Regulations seeking to curb the state’s opioid crisis are moving swiftly through the Legislature, but some medical professionals worry the legislation will financially — and potentially physically — harm patients diagnosed with acute pain.
HB 21, sponsored by Bradenton Republican Rep. Jim Boyd, would limit opioid prescriptions in Florida to a three-day supply or a “medically necessary” seven-day supply, according to the bill’s analysis. It would also revamp the Prescription Drug Monitoring Program or PDMP — a provision aligned with a priority of Gov. Rick Scott‘s Securing Florida’s Future Budget.
House Appropriations unanimously advanced the bill Monday, but not without critical testimony from a Tallahassee-based orthopedic surgeon.
“We get a lot of really badly injured patients,” Dr. Hank Hutchinson, medical director of orthopedic trauma at Tallahassee Memorial Hospital, told lawmakers. “I think putting a strict day limit on prescriptions is really bad for our patients.”
Hutchinson said those backing the bill assume that doctors are writing prescriptions freely and without care. Clad in hospital scrubs, Hutchinson explained he had earlier on Monday treated a patient with a broken femur, crushed foot and segmented breaks in the shin bone.
“(The patient) is gonna need more than three days (worth of opioid painkillers),” Hutchinson said and later added the patient will also need more than a seven-day prescription.
Hutchinson said he works at the region’s only orthopedic trauma center, pulling patients from Dothan, Alabama; Valdosta, Georgia; and even Panama City and Lake City. He said, if the bill becomes law, his trauma patients would need to drive to his office every week to refill their prescriptions, incurring travel costs and co-pay costs for both the visit to his office and later the pharmacy.
“My patients are really going to have a hardship with this,” Hutchinson said.
Hutchinson later told Florida Politics that he thinks a better way to prevent opioid addiction and abuse is to simply “follow the pills” through the PDMP and identify isolated incidents of reckless opioid prescriptions by auditing doctors whose prescription frequencies deviate from the average. He said the day limits on prescriptions, whatever they might be, are arbitrary.
“It has nothing to do with patient care,” Hutchinson said. He explained that acute pain, as defined in the bill, includes post-surgical pain — which could last for many weeks at a time. Hutchinson also said post-surgical pain would not qualify as chronic pain. Chronic pain would not be regulated by the day limits proposed in HB 21.
The bill’s definition of acute pain is “normal, predicted, physiological, and time-limited response to an adverse chemical, thermal, or mechanical stimulus associated with surgery, trauma, or acute illness,” according to the bill’s text.
“To have legislators dictating how to practice medicine, I find very problematic,” Hutchinson told Florida Politics. He later said, “All it would take would be for two (lawmakers) to be involved in a trauma and they’d be like, ‘(Hutchinson) is right.’”
Bill sponsor Boyd told Florida Politics he is aware of the potential burdens the regulations could place on trauma patients, but said there ultimately is a “nexus” between prescription length and addiction, meaning addiction can likely be prevented by limiting prescription lengths.

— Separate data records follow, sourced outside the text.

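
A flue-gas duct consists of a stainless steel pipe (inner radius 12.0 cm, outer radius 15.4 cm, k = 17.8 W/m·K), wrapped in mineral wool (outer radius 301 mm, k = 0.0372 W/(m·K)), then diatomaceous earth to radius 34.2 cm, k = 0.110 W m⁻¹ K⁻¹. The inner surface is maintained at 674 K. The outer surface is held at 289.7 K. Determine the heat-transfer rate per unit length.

Treat each layer as a resistance in series:
  R'_stainless steel = ln(0.154/0.120)/(2πk) = 0.2495/(2π·17.8) = 0.002231 m·K/W
  R'_mineral wool = ln(0.301/0.154)/(2πk) = 0.6702/(2π·0.0372) = 2.867 m·K/W
  R'_diatomaceous earth = ln(0.342/0.301)/(2πk) = 0.1277/(2π·0.110) = 0.1848 m·K/W
ΣR = 0.002231 + 2.867 + 0.1848 = 3.054 m·K/W
Q' = ΔT/ΣR = (674 K − 289.7 K)/3.054 = 126 W/m

Q' = 126 W/m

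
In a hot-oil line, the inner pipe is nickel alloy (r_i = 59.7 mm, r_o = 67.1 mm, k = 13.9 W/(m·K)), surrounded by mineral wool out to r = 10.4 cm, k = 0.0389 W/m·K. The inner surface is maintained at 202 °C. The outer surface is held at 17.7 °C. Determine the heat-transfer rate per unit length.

Treat each layer as a resistance in series:
  R'_nickel alloy = ln(0.0671/0.0597)/(2πk) = 0.1169/(2π·13.9) = 0.001338 m·K/W
  R'_mineral wool = ln(0.104/0.0671)/(2πk) = 0.4382/(2π·0.0389) = 1.793 m·K/W
ΣR = 0.001338 + 1.793 = 1.794 m·K/W
Q' = ΔT/ΣR = (202 °C − 17.7 °C)/1.794 = 103 W/m

Q' = 103 W/m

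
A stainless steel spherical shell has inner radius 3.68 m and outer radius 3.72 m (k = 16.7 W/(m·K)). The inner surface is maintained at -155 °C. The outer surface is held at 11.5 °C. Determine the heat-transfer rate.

Q = 1.20×10^7 W

Q = 4πk·ΔT/(1/r₁ − 1/r₂) = 4π × 16.7 × 166.5 / (1/3.68 − 1/3.72) = 1.20×10^7 W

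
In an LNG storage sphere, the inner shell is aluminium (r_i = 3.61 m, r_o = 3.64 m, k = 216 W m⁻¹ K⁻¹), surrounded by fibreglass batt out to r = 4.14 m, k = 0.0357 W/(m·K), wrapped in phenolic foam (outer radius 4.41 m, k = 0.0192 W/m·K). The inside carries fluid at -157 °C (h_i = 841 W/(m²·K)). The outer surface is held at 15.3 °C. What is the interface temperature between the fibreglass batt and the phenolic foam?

T = -62.8 °C

Treat each layer as a resistance in series:
  R_conv,in = 1/(4πr²h) = 1/(4π·3.61²·841) = 7.261×10^-6 K/W
  R_aluminium = (1/3.61 − 1/3.64)/(4πk) = 0.002283/(4π·216) = 8.411×10^-7 K/W
  R_fibreglass batt = (1/3.64 − 1/4.14)/(4πk) = 0.03318/(4π·0.0357) = 0.07396 K/W
  R_phenolic foam = (1/4.14 − 1/4.41)/(4πk) = 0.01479/(4π·0.0192) = 0.06129 K/W
ΣR = 7.261×10^-6 + 8.411×10^-7 + 0.07396 + 0.06129 = 0.1353 K/W
Q = ΔT/ΣR = (-157 °C − 15.3 °C)/0.1353 = -1273 W
From the inner boundary to the fibreglass batt/phenolic foam interface, ΣR_partial = 0.07397 K/W.
T_interface = T_in − Q·ΣR_partial = -157 °C − (-1273)(0.07397) = -62.8 °C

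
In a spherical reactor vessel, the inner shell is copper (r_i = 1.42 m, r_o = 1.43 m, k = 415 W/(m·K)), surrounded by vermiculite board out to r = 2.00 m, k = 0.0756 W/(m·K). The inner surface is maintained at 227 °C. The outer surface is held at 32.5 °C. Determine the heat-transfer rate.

Treat each layer as a resistance in series:
  R_copper = (1/1.42 − 1/1.43)/(4πk) = 0.004925/(4π·415) = 9.443×10^-7 K/W
  R_vermiculite board = (1/1.43 − 1/2.00)/(4πk) = 0.1993/(4π·0.0756) = 0.2098 K/W
ΣR = 9.443×10^-7 + 0.2098 = 0.2098 K/W
Q = ΔT/ΣR = (227 °C − 32.5 °C)/0.2098 = 927 W

Q = 927 W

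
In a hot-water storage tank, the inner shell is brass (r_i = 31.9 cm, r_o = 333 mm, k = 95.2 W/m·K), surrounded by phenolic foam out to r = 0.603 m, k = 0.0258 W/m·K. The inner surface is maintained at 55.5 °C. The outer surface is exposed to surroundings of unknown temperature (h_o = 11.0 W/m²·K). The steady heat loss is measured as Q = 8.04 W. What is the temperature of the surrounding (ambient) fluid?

T_out = 22.0 °C

Series resistances:
  R_brass = (1/0.319 − 1/0.333)/(4πk) = 0.1318/(4π·95.2) = 1.102×10^-4 K/W
  R_phenolic foam = (1/0.333 − 1/0.603)/(4πk) = 1.345/(4π·0.0258) = 4.147 K/W
  R_conv,out = 1/(4πr²h) = 1/(4π·0.603²·11.0) = 0.01990 K/W
ΣR = 4.167 K/W
ΔT = Q·ΣR = 8.04 × 4.167 = 33.50 K
Heat flows outward, so T_out = T_in − ΔT = 55.5 − 33.50 = 22.0 °C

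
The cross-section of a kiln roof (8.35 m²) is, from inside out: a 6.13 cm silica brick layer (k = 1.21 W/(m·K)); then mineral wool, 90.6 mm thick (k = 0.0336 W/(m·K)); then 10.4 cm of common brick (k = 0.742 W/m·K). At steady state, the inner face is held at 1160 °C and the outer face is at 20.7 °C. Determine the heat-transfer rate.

Q = 3.29 kW

Resistance network (inner→outer):
  R_silica brick = L/(kA) = 0.0613/(1.21·8.35) = 0.006067 K/W
  R_mineral wool = L/(kA) = 0.0906/(0.0336·8.35) = 0.3229 K/W
  R_common brick = L/(kA) = 0.104/(0.742·8.35) = 0.01679 K/W
ΣR = 0.006067 + 0.3229 + 0.01679 = 0.3458 K/W
Q = ΔT/ΣR = (1160 °C − 20.7 °C)/0.3458 = 3290 W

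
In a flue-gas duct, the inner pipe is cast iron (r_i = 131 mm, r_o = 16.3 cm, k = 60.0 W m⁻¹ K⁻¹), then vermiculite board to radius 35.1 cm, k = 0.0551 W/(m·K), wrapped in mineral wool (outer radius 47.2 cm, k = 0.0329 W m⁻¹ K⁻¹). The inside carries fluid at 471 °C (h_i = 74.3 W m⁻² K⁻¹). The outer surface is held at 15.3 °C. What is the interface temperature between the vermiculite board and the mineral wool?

Treat each layer as a resistance in series:
  R'_conv,in = 1/(2πr h) = 1/(2π·0.131·74.3) = 0.01635 m·K/W
  R'_cast iron = ln(0.163/0.131)/(2πk) = 0.2186/(2π·60.0) = 5.797×10^-4 m·K/W
  R'_vermiculite board = ln(0.351/0.163)/(2πk) = 0.7670/(2π·0.0551) = 2.216 m·K/W
  R'_mineral wool = ln(0.472/0.351)/(2πk) = 0.2962/(2π·0.0329) = 1.433 m·K/W
ΣR = 0.01635 + 5.797×10^-4 + 2.216 + 1.433 = 3.666 m·K/W
Q' = ΔT/ΣR = (471 °C − 15.3 °C)/3.666 = 124.3 W/m
From the inner boundary to the vermiculite board/mineral wool interface, ΣR_partial = 2.233 m·K/W.
T_interface = T_in − Q'·ΣR_partial = 471 °C − (124.3)(2.233) = 193 °C

T = 193 °C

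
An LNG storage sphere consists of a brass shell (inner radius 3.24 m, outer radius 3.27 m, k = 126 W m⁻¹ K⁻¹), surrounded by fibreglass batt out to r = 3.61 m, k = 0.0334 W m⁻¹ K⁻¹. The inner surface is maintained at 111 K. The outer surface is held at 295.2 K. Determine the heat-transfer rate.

Series thermal resistances, inner to outer:
  R_brass = (1/3.24 − 1/3.27)/(4πk) = 0.002832/(4π·126) = 1.788×10^-6 K/W
  R_fibreglass batt = (1/3.27 − 1/3.61)/(4πk) = 0.02880/(4π·0.0334) = 0.06862 K/W
ΣR = 1.788×10^-6 + 0.06862 = 0.06862 K/W
Q = ΔT/ΣR = (111 K − 295.2 K)/0.06862 = -2680 W
(Negative Q ⇒ heat flows inward; heat gain = 2680 W.)

Q = 2.68 kW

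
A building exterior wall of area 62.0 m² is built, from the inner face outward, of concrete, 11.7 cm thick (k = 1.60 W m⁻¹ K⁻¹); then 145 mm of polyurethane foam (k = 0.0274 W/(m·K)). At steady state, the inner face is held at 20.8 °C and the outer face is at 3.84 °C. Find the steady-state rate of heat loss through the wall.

Treat each layer as a resistance in series:
  R_concrete = L/(kA) = 0.117/(1.60·62.0) = 0.001179 K/W
  R_polyurethane foam = L/(kA) = 0.145/(0.0274·62.0) = 0.08535 K/W
ΣR = 0.001179 + 0.08535 = 0.08653 K/W
Q = ΔT/ΣR = (20.8 °C − 3.84 °C)/0.08653 = 196 W

Q = 196 W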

Boyd said there could be room for compromise on the day limits, but “it’s probably not going to be a whole lot different.”
The bill follows priorities of Scott and has Attorney General Pam Bondi‘s blessing. It received unanimous approval in the House Health Quality Subcommittee before heading to Appropriations and its next stop is the House Committee on Health and Human Services. Boyd said that stop is where policy qualms, such as those voiced by Hutchinson, will be considered.
The Senate version of the bill, SB 8, already cleared its policy consideration and awaits a Senate Appropriations hearing Wednesday.